When hardcoding Windows paths in Python, use a raw string. Otherwise the directory separator is also the escape character, so must be escaped (with itself). I.e.:

r"D:\VS Python\Emoji.txt"

or if you must:

"D:\\VS Python\\Emoji.txt"

It’s especially problematic in paths when the first letter of a directory or file after a separator coincides with a Python escape shortcut, particularly \x or \u which can fail silently

sr-murthy · February 26, 2024, 11:41am

Did you consult the Numpy documentation on genfromtxt?

salesma91 · February 26, 2024, 11:44am

I just tried both ways, it is still not working, can you try it on your end? file is attached with my question. It would be an immense help.

I have just started Python, so I have not gone through Numpy Document, I will be going through it now.

sr-murthy · February 26, 2024, 11:47am

Unfortunately, I don’t have a Windows system. It is best to solve the problem yourself - the method documentation mentions the use of delimiter, which you have not specified. What delimiter is used in the file to separate entries? You must specify that delimieter in the call to genfromtxt, so that it can split entries into different elements in the list.

Also you mention Autocorrect - that suggests something like a non-code text editor. What do you use to write the code? If you use something like an IDE or even something like Sublime Text syntactically invalid constructs should be automatically highlighted.

salesma91 · February 26, 2024, 11:49am

There is no delimiter, it is stacked vertically, I could try using commas to separate the list. Let me check.

avisser · February 26, 2024, 12:05pm

If you read the file in as a string, the delimiter is probably the newline character. Try \n

salesma91 · February 26, 2024, 12:18pm

I got it, if image_name not in datafromfile: is case sensitive, this is why it was not able to find the file name in an array. Thank you for staying with me, it made me go a little deep.
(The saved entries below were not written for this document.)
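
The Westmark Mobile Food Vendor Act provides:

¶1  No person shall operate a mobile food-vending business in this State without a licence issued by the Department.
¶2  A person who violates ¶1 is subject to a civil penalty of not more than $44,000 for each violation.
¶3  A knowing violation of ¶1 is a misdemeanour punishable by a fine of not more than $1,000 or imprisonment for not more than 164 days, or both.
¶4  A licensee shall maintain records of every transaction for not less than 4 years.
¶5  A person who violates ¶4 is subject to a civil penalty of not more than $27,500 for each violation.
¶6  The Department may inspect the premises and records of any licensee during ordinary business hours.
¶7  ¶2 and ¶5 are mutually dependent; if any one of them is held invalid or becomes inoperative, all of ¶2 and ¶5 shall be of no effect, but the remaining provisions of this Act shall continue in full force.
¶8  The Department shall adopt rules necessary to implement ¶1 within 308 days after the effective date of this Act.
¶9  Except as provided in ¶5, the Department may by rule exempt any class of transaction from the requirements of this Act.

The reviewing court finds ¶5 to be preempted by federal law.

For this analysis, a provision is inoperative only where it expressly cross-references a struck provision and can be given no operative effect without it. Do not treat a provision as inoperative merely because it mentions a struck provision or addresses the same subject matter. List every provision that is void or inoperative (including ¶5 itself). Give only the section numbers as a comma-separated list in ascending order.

2, 5

¶5 is struck. ¶9 mentions ¶5 but its own obligation stands independently of ¶5, so ¶9 is not affected. No other provision's operative terms depend on ¶5. ¶7 declares ¶2 and ¶5 mutually dependent; since one of them has fallen, all of them are of no effect. That brings down ¶2 as well. The remainder continues in force under ¶7. That leaves ¶1, ¶3, ¶4, ¶6, ¶7, ¶8, and ¶9 in effect.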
So, thank you once again.

kknechtel · February 26, 2024, 2:28pm

Some general hints for debugging - and for making it easier to demonstrate the problem to others - next time:

How exactly did you “reduce the list”?

What exactly does “isn’t working” mean? (The code you show isn’t valid, even after fixing the typo that was already pointed out - the if block can’t be empty like that.

When you un-comment the debugging code (to see the datafromfile result and the individual entries), do you see what you expect?

What happens if you try including the text as a string in your program, and using numpy.fromstring instead of numpy.genfromtxt?

Can you edit the string into a small example that demonstrates the problem? (Hint: if you use only the first half of the rows, does the problem occur? Only the second half? A few lines from the middle? If you find a smaller section of the data that demonstrates the problem, repeat until it’s minimal.)

Additional reading:

As for the issue you discovered:

Well, yes; why wouldn’t it be?

But you should also be aware of workarounds for that problem:

salesma91 · February 26, 2024, 4:25pm

Thank you, I have learned a lot from this interaction, and all of the points that you made are very interesting to me, I will try doing these tests that you suggested.

‘Reduce the list’ meant that after I deleted some items in the text file, it picked up some items because it was all in small letters same as the item I was trying to find, but some items in the text were in capital letters, which I didn’t notice, so I was confused that maybe these arrays have limits to how much ‘item’ it can hold.